At their peak, the subsidies were $3,000-5,000 per container, but it has now come down to $1,000, according to media reports.
Even though the subsidies are being reduced year-by-year, train service demand has remained resilient despite logistics hurdles, the epidemic and other factors this year.
More concerned about the service, transportation time, rather than subsidies
From January to November, about 14,000 China-Europe freight trains had been dispatched, a year-on-year increase of 20.3 percent, bucking the trend, the latest data from China Customs showed.

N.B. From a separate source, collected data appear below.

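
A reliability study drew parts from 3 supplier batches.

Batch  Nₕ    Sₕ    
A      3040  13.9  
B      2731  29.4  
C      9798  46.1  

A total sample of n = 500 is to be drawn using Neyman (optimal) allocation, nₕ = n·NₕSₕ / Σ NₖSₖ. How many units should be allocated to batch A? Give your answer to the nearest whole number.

A: NₕSₕ = 3040·13.9 = 42256
B: NₕSₕ = 2731·29.4 = 80291.4
C: NₕSₕ = 9798·46.1 = 451687.8
Σ NₕSₕ = 574235.2.
n_A = 500·42256/574235.2 = 36.793... → 37.

37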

Tommy Tan, president of Shanghai EPU Supply Chain Management Co, an agent of China-EU freight trains, told the Global Times that he will always choose China-Europe trains, whether they have subsidies or not.
“Our customers have not asked about subsidies so far this year; they are more concerned about whether the containers are sufficient and whether the transportation time is normal,” Tan said.
While speculation for the exact time and outcome of the subsidy abolition lingers, insiders said that there would be some pressure on places that lack sources of goods and cities with greater demand for trains if the subsidies are cut.
Furthermore, products with relatively high added value, including new energy products, will account for an increased proportion of China-Europe freight products, while low value-added goods such as bulk commodities will tend to be shipped via cheaper sea freight as a result of the change in subsidies, insiders said.